Her moody fixation with that afternoon’s visitor revived, and in her restless early-morning state she felt an extra, ticking urgency. She paused with her hand in the small of her back, and would have reached out to where the folded piece of paper still stood, like a tent on the marble, except that she noticed something else.

A blue box of very particular proportions and color sat beside the note, and she knew in an instant that it was a silver baby’s rattle from Tiffany & Co. She knew because she had — in her previous life — ordered this particular gift for the children of several of her older, married cousins. The darkness within ebbed for a moment, and she let her fingers run along its edge, thinking how kind it was of Snowden to have known her well enough to guess how much she would appreciate this particular item. He was kind, of course he was, and she should stop slandering him in her mind. But then she set the box down and picked up the piece of paper anyway.

Mr. Cairns, Please stop avoiding me.

I know what you did in the Klondike,

and if you don’t up my payments I will be

forced to make your actions public.

Sincerely, O.L.

Elizabeth placed the note back on the marble top, just exactly as it had been, so that nobody would know it had been read.
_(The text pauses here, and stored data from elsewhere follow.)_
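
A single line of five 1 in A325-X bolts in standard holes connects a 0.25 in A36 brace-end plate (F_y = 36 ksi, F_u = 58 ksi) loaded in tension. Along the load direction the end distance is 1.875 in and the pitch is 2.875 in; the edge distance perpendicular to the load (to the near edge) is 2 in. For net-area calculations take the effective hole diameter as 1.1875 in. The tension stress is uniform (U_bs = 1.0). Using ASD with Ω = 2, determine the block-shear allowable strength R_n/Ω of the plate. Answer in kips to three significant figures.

45.1 kips

Shear plane L_v = 1.875 + 4·2.875 = 13.38 in; A_gv = 13.38 × 0.25 = 3.344 in².
A_nv = (13.38 − 4.5·1.1875) × 0.25 = 2.008 in².
A_nt = (2 − 0.5·1.1875) × 0.25 = 0.3516 in².
0.6 F_u A_nv = 69.87 kips; 0.6 F_y A_gv = 72.22 kips → shear rupture governs the shear term.
R_n = 69.87 + 1.0 × 58 × 0.3516 = 90.26 kips.
Allowable strength R_n/Ω = 90.26 / 2 = 45.1 kips.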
The word Klondike had a terrible significance for her; it was where her father had died. He had enjoyed traveling to exotic locations and speculating far and wide, and he had never cared much if the world considered him a smart businessman or not. That was how he had met Snowden in the first place.

Snowden, her husband, who had known to purchase for her a silver Tiffany baby rattle. She stepped back from the note, ashamed of herself. The stairs and halls surrounding her were dark and empty, and she was relieved that nobody had witnessed her trespass. For the lesson was clear — one did not poke around at night, not unless one wanted to see ghosts.